Zusammenballung des Protoplasma in Folge der Einwirkung dos kohlensauren Ammoniaks. – Ich habe im dritten Capitel ausführlich die merkwürdigen Wirkungen mäszig starker Dosen dieses Salzes beschrieben, wie sie sich in der Verursachung einer Zusammenballung des Protoplasma innerhalb der Zellen der Drüsen und Tentakeln äuszern; meine Absicht ist, hier lediglich zu zeigen, welche kleine Dosen schon genügen. Ein Blatt wurde in zwanzig Minims (1,183 Cub.

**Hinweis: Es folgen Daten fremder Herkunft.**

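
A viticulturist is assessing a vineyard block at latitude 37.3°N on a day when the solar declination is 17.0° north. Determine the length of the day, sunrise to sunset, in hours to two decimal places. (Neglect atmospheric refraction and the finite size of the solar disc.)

The sunset hour angle satisfies cos H_s = −tan φ tan δ = -0.2329, giving H_s = 103.47°.
Day length = 2 H_s / 15° h⁻¹ = 206.94° / 15 = 13.796 h.

13.80 hours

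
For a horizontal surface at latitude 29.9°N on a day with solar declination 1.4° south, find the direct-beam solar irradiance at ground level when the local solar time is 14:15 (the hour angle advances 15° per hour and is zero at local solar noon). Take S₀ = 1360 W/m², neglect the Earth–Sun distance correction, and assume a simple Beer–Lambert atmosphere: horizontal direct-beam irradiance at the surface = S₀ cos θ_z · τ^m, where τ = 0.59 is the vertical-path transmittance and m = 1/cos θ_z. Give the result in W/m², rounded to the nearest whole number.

457 W/m²

Hour angle H = 15° × (14.25 − 12) = 33.75°.
cos θ_z = sin(29.9°) sin(-1.4°) + cos(29.9°) cos(-1.4°) cos(33.75°) = -0.0122 + 0.7206 = 0.7084.
Air mass m = 1/cos θ_z = 1/0.7084 = 1.412; τ^m = 0.59^1.412 = 0.4747.
Surface direct beam = 1360 × 0.7084 × 0.4747 = 457.34 W/m².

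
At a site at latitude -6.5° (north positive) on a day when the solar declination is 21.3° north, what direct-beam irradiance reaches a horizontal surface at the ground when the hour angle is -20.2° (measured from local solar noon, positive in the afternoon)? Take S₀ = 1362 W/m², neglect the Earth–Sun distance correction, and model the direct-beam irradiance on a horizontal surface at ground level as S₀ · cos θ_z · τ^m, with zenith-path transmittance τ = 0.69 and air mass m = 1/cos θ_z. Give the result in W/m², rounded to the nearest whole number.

720 W/m²

cos θ_z = sin φ sin δ + cos φ cos δ cos H = (-0.1132)(0.3633) + (0.9936)(0.9317)(0.9385) = 0.8277.
Air mass m = 1/cos θ_z = 1/0.8277 = 1.208; τ^m = 0.69^1.208 = 0.6387.
Surface direct beam = 1362 × 0.8277 × 0.6387 = 720.02 W/m².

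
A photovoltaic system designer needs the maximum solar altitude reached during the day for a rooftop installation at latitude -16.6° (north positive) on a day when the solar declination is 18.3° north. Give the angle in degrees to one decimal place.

At local solar noon the hour angle is zero, so the elevation is 90° − |φ − δ| = 90° − |-16.6° − (18.3°)| = 90° − 34.9° = 55.1°.

55.1°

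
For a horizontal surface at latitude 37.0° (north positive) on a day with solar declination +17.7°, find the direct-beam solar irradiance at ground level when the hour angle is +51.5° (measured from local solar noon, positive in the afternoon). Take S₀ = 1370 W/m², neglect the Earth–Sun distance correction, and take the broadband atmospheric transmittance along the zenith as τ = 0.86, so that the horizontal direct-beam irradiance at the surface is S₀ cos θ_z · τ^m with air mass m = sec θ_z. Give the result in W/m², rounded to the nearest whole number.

715 W/m²

cos θ_z = sin φ sin δ + cos φ cos δ cos H = (0.6018)(0.3040) + (0.7986)(0.9527)(0.6225) = 0.6566.
Air mass m = 1/cos θ_z = 1/0.6566 = 1.523; τ^m = 0.86^1.523 = 0.7948.
Surface direct beam = 1370 × 0.6566 × 0.7948 = 714.96 W/m².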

Cent.) einer Lösung von einem Theil in 1750 Theilen Wasser eingetaucht, und ein anderes Blatt in die gleiche Menge einer Lösung von einem Theil in 3062 Theilen; im erstem Falle trat Zusammenballung in 4 Minuten, im letztern in 11 Minuten ein. Dann wurde ein Blatt in zwanzig Minims einer Lösung von einem Theil auf 4375 Theile Wasser getaucht, so dasz es 1/240 Gran (0,27 Milligr.) erhielt; in 5 Minuten war eine unbedeutende Veränderung in der Färbung der Drüsen vorhanden, und in 15 Minuten hatten sich kleine Kugeln von Protoplasma in den Zellen unterhalb der Drüsen aller Tentakeln gebildet. In diesen Fällen konnte auch nicht ein Schatten von Zweifel über die Wirkung der Lösung bestehen.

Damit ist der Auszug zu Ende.